Artificial Intelligence and Models
In the present Spring of Artificial Intelligence (AI), an area of knowledge has been forgotten. It is a relevant area, without which AI cannot progress in areas such as social sciences, urbanism, health (beyond prognosis), or software development. We are talking about complex knowledge representation.
In practice, specific AI (Narrow AI) is the type of AI we all work with today. It is the debate around this Narrow AI that we were committed to improving, mainly because it can support the digital transformation of our productive structures and our society. To this end, we are also committed to the 2030 sustainable development goals and are closely following the UN “AI for Good” conferences.
Knowledge is represented by models. The model is a simplified, independent, and useful conception of reality. Through rules, with its own assumptions and semantics, it translates what is known about this reality. It can be continuously extended or refined, namely by incorporating new standards. It can represent different aspects of reality differently, to study them more easily. It can be evaluated. It can be tested. It allows simulations, anticipating behaviors, or predicting developments.

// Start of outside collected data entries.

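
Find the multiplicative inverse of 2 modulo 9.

5

gcd(9, 2) = 1.
By Bézout, 2*(-4) + 9*(1) = 1.
So 2*-4 ≡ 1 (mod 9), and -4 mod 9 = 5.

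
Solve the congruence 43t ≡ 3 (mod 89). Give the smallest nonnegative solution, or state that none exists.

gcd(89, 43) = 1  (89 = 2*43 + 3, 43 = 14*3 + 1, 3 = 3*1).
1 divides 3, so solutions exist.
Back-substituting, 43*(29) + 89*(-14) = 1.
So 43*(29) ≡ 1 (mod 89); multiply by 3: t ≡ 87 (mod 89).
Smallest nonnegative: t = 87 mod 89 = 87.

87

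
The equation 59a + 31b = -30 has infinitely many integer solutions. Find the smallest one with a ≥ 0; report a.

gcd(59, 31) = 1  (59 = 1*31 + 28, 31 = 1*28 + 3, 28 = 9*3 + 1, 3 = 3*1).
1 divides -30, so solutions exist.
Back-substituting, 59*(10) + 31*(-19) = 1.
Scale by -30/1 = -30: (a₀, b₀) = (-300, 570).
General solution: a = -300 + 31t, b = 570 - 59t for integer t.
a ≥ 0: smallest is -300 mod 31 = 10 (at t = 10), with b = -20.

10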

Whether due to inherent difficulty or to purism, anything that requires more than a simple decision, or a sequence of simple decisions, is not being currently considered AI. In fact, in the several conferences we attended, we have seen that software programming is not considered part of today’s Artificial Intelligence applications. Quidgest intends to change this mindset.
To put a computer to write very complex information systems, just as Quidgest does, even if with quality and (naturally) much higher speed than a team of several programmers, has to fight to be considered AI. After all, it is not among the official disciplines of current AI. It is not ML; it is not data classification; it is not natural language processing. It will be, at best, robotics.